Si la famille commence par dire non, elle cède souvent par la suite. « La compagnie nous offre une autre possibilité ou une autre méthode de coupe, ils jouent beaucoup là-dessus », mentionne Mario Ottawa. De pourparlers en contre-propositions, les deux parties finissent par s’entendre.

Ce qu’on souhaite là-dedans, c’est que ce soit gagnant-gagnant.

Mario Ottawa, chef de territoire

La compagnie « les accommode avec du bois de chauffage, l’ouverture de routes l’hiver, de l’essence pour les gens de la famille, des montants minimes par rapport aux profits qu’elle va générer avec la coupe », précise le grand chef Awashish.

Selon lui, les familles sont déjà dans des situations précaires, alors elles acceptent. « Elles ont l’impression qu’elles sont allées chercher beaucoup, mais en réalité c’est pas beaucoup. » Selon lui, cette façon de faire divise les communautés, les familles. « Ça divise notre nation. C’est ça les effets de l’approche actuelle avec l’industrie. »

Nous, les Autochtones, on a toujours été protecteurs de notre territoire.
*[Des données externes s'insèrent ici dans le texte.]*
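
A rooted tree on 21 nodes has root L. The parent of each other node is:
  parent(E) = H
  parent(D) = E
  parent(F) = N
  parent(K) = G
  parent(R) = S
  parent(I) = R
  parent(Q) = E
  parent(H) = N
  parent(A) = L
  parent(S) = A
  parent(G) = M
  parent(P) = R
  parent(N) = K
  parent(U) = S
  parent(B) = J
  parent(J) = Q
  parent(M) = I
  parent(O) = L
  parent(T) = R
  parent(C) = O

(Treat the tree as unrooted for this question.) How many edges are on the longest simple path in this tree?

Starting from B, a farthest node is C at distance 15.
One longest path: B–J–Q–E–H–N–K–G–M–I–R–S–A–L–O–C.
So the diameter is 15.

15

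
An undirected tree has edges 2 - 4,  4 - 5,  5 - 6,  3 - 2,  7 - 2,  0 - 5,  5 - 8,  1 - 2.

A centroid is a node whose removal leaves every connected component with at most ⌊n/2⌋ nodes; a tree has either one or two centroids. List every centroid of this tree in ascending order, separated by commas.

If 4 is removed the pieces have sizes 4, 4, all ≤ ⌊9/2⌋ = 4.
No neighbour of 4 does as well, so 4 is the unique centroid.

4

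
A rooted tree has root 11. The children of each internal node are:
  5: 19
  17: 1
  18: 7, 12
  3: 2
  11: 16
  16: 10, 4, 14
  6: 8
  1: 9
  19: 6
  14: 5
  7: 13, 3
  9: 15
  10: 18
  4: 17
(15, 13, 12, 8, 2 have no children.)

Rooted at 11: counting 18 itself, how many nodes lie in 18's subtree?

Descendants of 18 (including itself): 18, 12, 7, 3, 13, 2. That's 6.

6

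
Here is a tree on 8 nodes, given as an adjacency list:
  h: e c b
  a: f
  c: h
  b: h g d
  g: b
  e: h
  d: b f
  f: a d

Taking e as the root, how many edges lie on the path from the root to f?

Path from e to f: e–h–b–d–f, which has 4 edges.

4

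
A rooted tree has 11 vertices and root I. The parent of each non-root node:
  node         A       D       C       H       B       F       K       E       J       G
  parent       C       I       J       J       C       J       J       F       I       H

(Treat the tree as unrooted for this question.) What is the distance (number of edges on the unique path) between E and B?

The path is E – F – J – C – B, which has 4 edges.

4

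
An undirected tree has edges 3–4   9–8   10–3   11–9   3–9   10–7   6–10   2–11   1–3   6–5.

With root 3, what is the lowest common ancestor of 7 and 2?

3

Path 7→root: 7 10 3; path 2→root: 2 11 9 3.
First common node: 3.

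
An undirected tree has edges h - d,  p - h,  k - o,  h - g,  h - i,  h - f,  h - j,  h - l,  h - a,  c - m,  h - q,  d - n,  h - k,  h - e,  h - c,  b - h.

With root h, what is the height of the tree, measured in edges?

2

A deepest node is m, reached by h – c – m.
That path has 2 edges, so the height is 2.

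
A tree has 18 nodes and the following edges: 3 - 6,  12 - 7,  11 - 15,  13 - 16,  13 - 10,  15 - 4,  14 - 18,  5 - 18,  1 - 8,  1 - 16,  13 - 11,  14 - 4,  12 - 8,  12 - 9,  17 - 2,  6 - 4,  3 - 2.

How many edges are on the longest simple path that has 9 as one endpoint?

A farthest node from 9 is 17.
The path 9 – 12 – 8 – 1 – 16 – 13 – 11 – 15 – 4 – 6 – 3 – 2 – 17 has 12 edges.

12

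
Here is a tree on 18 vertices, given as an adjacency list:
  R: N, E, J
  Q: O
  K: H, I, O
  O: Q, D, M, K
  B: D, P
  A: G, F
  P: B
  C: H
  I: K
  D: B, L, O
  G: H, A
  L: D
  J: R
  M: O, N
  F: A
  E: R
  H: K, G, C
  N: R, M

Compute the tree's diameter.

Starting from J, a farthest node is F at distance 9.
One longest path: J–R–N–M–O–K–H–G–A–F.
So the diameter is 9.

9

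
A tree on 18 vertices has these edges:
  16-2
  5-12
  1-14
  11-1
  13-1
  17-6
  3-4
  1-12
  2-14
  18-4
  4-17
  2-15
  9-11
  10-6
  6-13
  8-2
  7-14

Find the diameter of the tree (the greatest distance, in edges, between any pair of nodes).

8

A longest path is 8–2–14–1–13–6–17–4–3, with 8 edges.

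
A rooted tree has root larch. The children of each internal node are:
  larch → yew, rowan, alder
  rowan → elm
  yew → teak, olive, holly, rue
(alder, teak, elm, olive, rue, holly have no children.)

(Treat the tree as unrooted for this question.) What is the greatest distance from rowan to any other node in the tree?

3

A farthest node from rowan is rue (olive, holly, teak also at distance 3).
The path rowan–larch–yew–rue has 3 edges.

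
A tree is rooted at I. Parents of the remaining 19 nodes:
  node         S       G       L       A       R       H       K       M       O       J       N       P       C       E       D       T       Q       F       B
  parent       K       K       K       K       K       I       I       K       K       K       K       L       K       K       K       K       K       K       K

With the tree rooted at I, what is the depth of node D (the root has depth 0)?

2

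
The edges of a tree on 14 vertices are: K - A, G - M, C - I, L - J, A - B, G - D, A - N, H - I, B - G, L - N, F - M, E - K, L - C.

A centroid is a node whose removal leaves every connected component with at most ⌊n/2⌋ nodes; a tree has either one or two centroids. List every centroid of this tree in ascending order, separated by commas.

A

Removing A splits the tree into components of sizes 6, 5, 2; the largest is 6 ≤ ⌊14/2⌋ = 7.
Every other node leaves some component of size > 7, so the centroid is unique.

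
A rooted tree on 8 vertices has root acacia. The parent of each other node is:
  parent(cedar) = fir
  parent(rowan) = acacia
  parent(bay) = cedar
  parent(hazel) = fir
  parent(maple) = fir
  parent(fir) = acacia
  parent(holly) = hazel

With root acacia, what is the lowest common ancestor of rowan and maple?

acacia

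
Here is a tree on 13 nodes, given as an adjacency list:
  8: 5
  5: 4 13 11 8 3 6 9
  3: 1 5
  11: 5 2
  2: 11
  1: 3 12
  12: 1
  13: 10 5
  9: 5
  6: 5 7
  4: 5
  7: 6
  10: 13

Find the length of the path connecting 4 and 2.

3

The path is 4 – 5 – 11 – 2, which has 3 edges.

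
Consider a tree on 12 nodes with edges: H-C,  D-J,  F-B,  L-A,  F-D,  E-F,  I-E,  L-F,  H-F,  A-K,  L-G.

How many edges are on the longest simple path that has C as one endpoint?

5

A farthest node from C is K.
The path C–H–F–L–A–K has 5 edges.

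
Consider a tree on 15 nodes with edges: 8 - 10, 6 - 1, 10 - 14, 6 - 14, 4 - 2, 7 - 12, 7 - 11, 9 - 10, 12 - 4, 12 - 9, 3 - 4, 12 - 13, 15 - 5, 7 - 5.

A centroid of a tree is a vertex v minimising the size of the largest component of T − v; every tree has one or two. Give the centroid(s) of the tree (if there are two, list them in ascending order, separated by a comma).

Delete 12: the remaining components have sizes 6, 4, 3, 1. Max 6 ≤ 7, so 12 is a centroid.
Every other node leaves some component of size > 7, so the centroid is unique.

12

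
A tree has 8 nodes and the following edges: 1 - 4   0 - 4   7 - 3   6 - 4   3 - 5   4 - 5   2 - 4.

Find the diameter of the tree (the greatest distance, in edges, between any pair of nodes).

A longest path is 7 – 3 – 5 – 4 – 6, with 4 edges.

4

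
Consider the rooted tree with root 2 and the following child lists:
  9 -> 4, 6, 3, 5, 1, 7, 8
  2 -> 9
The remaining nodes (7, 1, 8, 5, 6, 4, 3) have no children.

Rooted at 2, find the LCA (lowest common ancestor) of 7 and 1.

Ancestors of 7 (toward the root): 7, 9, 2.
Ancestors of 1: 1, 9, 2.
The deepest node appearing in both lists is 9.

9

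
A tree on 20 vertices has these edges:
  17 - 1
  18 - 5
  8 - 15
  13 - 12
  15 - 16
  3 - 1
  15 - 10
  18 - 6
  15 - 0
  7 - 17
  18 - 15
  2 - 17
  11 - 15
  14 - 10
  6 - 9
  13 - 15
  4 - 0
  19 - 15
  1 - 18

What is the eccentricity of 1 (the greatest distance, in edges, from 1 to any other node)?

4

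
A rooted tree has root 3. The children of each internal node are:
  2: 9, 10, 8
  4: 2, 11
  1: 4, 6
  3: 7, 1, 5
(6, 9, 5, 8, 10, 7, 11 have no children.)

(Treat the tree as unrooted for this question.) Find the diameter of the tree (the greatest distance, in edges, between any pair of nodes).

5

Starting from 9, a farthest node is 7 at distance 5.
One longest path: 9 – 2 – 4 – 1 – 3 – 7.
So the diameter is 5.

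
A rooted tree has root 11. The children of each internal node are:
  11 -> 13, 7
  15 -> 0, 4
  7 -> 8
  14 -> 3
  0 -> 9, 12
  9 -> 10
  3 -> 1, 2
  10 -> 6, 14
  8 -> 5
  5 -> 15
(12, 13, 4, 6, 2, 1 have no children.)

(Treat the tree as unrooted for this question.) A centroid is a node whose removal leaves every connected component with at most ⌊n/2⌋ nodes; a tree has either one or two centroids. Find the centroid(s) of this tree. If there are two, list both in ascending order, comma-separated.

0

If 0 is removed the pieces have sizes 7, 7, 1, all ≤ ⌊16/2⌋ = 8.
No neighbour of 0 does as well, so 0 is the unique centroid.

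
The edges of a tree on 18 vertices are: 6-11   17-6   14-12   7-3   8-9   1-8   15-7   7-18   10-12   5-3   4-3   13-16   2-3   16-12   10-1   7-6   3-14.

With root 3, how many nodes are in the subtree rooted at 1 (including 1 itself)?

3

Descendants of 1 (including itself): 1, 8, 9. That's 3.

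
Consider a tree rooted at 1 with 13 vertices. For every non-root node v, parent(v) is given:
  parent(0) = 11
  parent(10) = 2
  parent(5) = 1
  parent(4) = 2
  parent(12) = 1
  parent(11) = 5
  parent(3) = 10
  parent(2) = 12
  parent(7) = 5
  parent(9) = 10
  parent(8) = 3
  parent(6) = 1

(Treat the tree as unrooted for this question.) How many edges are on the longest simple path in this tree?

8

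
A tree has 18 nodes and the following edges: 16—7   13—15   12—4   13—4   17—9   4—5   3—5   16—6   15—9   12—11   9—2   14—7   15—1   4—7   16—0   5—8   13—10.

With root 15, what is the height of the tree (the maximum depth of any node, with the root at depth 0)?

5

6 sits deepest: 15–13–4–7–16–6 — 5 edges from the root.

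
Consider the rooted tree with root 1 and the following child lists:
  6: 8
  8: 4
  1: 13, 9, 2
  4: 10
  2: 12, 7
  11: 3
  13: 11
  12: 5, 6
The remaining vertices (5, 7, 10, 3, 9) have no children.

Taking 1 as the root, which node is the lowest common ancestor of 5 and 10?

12

Ancestors of 5 (toward the root): 5, 12, 2, 1.
Ancestors of 10: 10, 4, 8, 6, 12, 2, 1.
The deepest node appearing in both lists is 12.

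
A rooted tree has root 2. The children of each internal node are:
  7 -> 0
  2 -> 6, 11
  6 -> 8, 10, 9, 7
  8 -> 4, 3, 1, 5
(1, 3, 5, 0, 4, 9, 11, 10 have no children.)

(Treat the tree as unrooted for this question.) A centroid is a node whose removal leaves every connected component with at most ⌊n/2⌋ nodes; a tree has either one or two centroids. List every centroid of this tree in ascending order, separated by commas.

Removing 6 splits the tree into components of sizes 5, 2, 2, 1, 1; the largest is 5 ≤ ⌊12/2⌋ = 6.
Every other node leaves some component of size > 6, so the centroid is unique.

6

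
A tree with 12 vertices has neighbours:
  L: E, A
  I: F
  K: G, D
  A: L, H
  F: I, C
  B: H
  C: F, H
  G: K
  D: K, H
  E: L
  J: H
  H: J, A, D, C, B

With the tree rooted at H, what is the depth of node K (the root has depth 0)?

2

Climbing from K to the root: K – D – H. That's 2 steps.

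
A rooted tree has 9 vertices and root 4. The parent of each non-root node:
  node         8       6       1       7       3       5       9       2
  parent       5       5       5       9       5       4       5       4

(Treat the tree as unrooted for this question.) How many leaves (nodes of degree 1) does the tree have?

6

Exactly 6 nodes have a single neighbour: 1, 2, 3, 6, 7, 8.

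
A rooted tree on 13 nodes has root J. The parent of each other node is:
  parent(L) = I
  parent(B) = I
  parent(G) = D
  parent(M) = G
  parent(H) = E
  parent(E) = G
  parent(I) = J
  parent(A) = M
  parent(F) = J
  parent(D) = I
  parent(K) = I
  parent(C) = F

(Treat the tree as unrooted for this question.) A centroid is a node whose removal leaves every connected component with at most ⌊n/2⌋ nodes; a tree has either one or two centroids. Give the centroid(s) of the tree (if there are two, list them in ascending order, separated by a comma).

I

Removing I splits the tree into components of sizes 6, 3, 1, 1, 1; the largest is 6 ≤ ⌊13/2⌋ = 6.
No neighbour of I does as well, so I is the unique centroid.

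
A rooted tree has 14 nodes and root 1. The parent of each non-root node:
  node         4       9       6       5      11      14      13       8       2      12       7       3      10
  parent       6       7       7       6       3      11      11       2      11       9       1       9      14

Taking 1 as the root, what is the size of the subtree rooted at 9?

9

9's subtree: {9, 3, 12, 11, 14, 13, 2, 10, 8}, size 9.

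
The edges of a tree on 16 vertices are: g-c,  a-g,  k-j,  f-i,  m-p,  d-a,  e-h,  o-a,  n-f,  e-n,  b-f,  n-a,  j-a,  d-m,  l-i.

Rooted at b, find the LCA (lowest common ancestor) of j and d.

j's ancestor chain is j, a, n, f, b and d's is d, a, n, f, b; they first meet at a.

a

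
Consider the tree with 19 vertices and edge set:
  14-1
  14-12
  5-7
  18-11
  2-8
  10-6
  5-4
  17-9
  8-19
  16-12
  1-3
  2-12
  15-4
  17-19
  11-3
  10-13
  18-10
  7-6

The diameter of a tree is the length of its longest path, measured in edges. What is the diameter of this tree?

BFS from 15 reaches 9 last, at distance 16; BFS from 9 confirms no node is farther.
Path: 15 – 4 – 5 – 7 – 6 – 10 – 18 – 11 – 3 – 1 – 14 – 12 – 2 – 8 – 19 – 17 – 9.

16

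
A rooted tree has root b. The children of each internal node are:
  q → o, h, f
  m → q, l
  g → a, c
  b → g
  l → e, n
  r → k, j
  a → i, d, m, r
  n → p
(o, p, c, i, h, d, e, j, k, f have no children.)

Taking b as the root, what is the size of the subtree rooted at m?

m's subtree: {m, q, l, o, f, h, n, e, p}, size 9.

9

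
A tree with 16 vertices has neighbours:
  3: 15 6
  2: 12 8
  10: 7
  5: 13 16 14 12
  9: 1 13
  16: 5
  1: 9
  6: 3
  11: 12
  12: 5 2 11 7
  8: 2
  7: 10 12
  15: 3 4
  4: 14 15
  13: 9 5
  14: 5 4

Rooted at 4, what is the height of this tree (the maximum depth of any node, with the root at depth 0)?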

C’est pas pour rien qu’on en parle encore aujourd’hui et qu’on déplore l’industrie et l’exploitation des ressources naturelles sans notre consentement réel, sans bénéfices pour nous.

Constant Awashish, grand chef du Conseil de la Nation Atikamekw
Le grand chef et président de la nation Atikamekw, Constant Awashish.

Le grand chef et président de la nation Atikamekw, Constant Awashish.

Photo : Radio-Canada / Jean-Francois Villeneuve

Le grand chef déplore « les violations des normes » par les exploitants. « C’est tout le temps camouflé en erreur humaine, erreur de compréhension, de communication, il y a toujours une porte de sortie pour les industries. »

S’il comprend que la société a besoin d’un moteur économique, il déplore que cette même société oublie « que nous, les Atikamekw, c’est notre territoire ». Le grand chef rappelle que ses ancêtres ont voulu le partager, mais « en voulant le partager, on s’est fait mettre de côté et on est devenus spectateurs dans l’exploitation des ressources naturelles; on veut juste reprendre notre place ».

« Pourquoi [ne] pas nous donner un sentiment d’appartenance, au lieu de toujours nous écraser, nous mettre dans le coin, créer une frustration, créer le sentiment qu’on ne fait pas partie de l’équipe? », ajoute Constant Awashish.

Alors que le processus de revendication territoriale se poursuit entre sa nation et les gouvernements, le grand chef du Conseil de la Nation Atikamekw est clair : il veut donner de l’espoir aux jeunes, il veut permettre aux trois communautés de se développer en profitant elles aussi des richesses que leur procure le Nitaskinan.